Il y a quelques semaines, j’ai fait exploser mon plus gros pot… mon plus gros à vie! Pas une petite fissure, ni un accroc. Une vraie explosion, comme un feu d’artifice inattendu dans le four. Quand j’ai ouvert le couvercle, il y a eu ce silence intérieur, ce blanc où tu comprends que ça n’a pas marché comme prévu.
C’était une nouvelle forme, plus grande, plus ambitieuse que d’habitude. J’étais super excitée à l’idée d’essayer quelque chose de différent. J’y ai mis du temps, de l’attention, beaucoup d’amour. Et avec du recul, je sais que je l’ai mis au four trop vite. Il n’était pas prêt, pas assez sec du tout. Mais j’avais envie d’y croire, envie que ça fonctionne. Alors je me suis dit : « Ça devrait aller. » Spoiler : non, ça n’a pas été!
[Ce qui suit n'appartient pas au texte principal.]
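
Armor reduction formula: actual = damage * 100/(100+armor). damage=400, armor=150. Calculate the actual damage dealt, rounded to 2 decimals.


actual = 400 * 100 / (100 + 150)
= 400 * 100 / 250
= 40000 / 250
= 160.00

160.00 damage


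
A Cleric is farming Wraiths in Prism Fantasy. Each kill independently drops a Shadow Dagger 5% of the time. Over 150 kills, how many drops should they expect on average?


Expected drops = kills * (drop_rate / 100)
= 150 * (5 / 100)
= 150 * 0.05
= 7.5

7.5 drops


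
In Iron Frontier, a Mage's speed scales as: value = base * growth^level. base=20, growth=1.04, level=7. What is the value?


value = base * growth^level
= 20 * 1.04^7
= 20 * 1.315932
= 26.32

26.32 speed


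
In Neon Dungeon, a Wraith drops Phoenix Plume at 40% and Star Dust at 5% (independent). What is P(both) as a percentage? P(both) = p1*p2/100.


For independent events, P(both) = P(A) * P(B)
= 40% * 5%
= 200 / 100 %
= 2.0%

2.0%


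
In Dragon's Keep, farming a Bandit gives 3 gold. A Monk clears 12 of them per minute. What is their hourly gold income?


Gold per minute = 3 * 12 = 36
Gold per hour = 36 * 60 = 2160

2160 gold/hour


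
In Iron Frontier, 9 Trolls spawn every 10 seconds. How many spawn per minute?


Spawns per minute = count * (60 / interval)
= 9 * (60 / 10)
= 9 * 6.0
= 54.0

54.0 per minute


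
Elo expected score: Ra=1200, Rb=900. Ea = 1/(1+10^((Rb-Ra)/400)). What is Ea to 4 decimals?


Elo expected score: Ea = 1/(1 + 10^((Rb-Ra)/400))
Rb - Ra = 900 - 1200 = -300
(Rb-Ra)/400 = -300/400 = -0.75
10^-0.75 = 0.177828
Ea = 1/(1 + 0.177828) = 1/1.177828 = 0.8490

0.8490


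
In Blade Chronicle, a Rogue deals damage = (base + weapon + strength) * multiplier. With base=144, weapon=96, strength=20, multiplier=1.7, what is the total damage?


Sum base + weapon + str = 144 + 96 + 20 = 260
Multiply by 1.7:
260 * 1.7 = 442.0

442.0 damage


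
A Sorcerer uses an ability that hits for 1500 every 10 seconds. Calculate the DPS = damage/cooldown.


DPS = damage / cooldown
= 1500 / 10
= 150.00

150.00 DPS


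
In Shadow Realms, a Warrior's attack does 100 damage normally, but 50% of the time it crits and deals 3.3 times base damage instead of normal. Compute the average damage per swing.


E[dmg] = base * (1 + crit_chance * (crit_mult - 1))
cc as decimal = 50/100 = 0.5
cm - 1 = 3.3 - 1 = 2.3
Bonus factor = 0.5 * 2.3 = 1.15
Total multiplier = 1 + 1.15 = 2.15
Expected damage = 100 * 2.15 = 215.00

215.00 damage


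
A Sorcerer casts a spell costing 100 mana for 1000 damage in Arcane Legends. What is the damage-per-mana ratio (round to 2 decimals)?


Efficiency = damage / mana
= 1000 / 100
= 10.00

10.00 dmg/mana


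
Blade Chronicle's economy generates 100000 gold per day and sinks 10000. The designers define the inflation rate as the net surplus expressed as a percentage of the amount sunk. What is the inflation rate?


Net gold = 100000 - 10000 = 90000
Inflation rate = net / sunk * 100 = 90000 / 10000 * 100
= 9.0 * 100
= 900.00%

900.00%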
Cette expérience m’a rappelé que changer de format, ce n’est pas juste une question de taille ou d’idée. Ça implique aussi de repenser tout mon atelier, mes habitudes, mon rythme. Ce pot-là n’avait pas l’espace sûr pour sécher doucement. Mon atelier n’est pas encore prêt pour accueillir de très grandes pièces. C’est un fait que je dois accepter, et sur lequel je travaille.
On a tendance à idéaliser les nouveautés, à les imaginer simples, fluides, évidentes. En réalité, elles demandent des essais, des ajustements… et souvent des ratés. J’ai ressenti un peu de peine, même un peu de honte, parce que je « savais » mieux. Mais c’est ça aussi, travailler la terre : apprendre sans cesse, se tromper souvent, recommencer toujours.
Aujourd’hui, j’essaie de voir ces ratés comme des conversations. Chaque pièce cassée me parle. Elle me raconte mon rythme, mes attentes, mes limites. Et souvent, elle me pousse à ralentir, à prendre du recul, à revenir avec plus de douceur. Ces moments sont essentiels, pas parce qu’ils sont agréables — ils ne le sont pas — mais parce qu’ils nous ramènent à l’essentiel : pourquoi on fait ce qu’on fait.
Pour moi, la poterie n’est pas une quête de perfection, mais une manière d’habiter le monde autrement : avec plus d’attention, plus d’humilité, plus d’humanité.
Je n’ai pas gardé les morceaux, mais j’ai gardé la leçon. Et surtout, j’ai envie de refaire ce pot. Mieux. Plus lentement. Avec l’espace qu’il mérite. Cette fois, je prendrai le temps qu’il faut.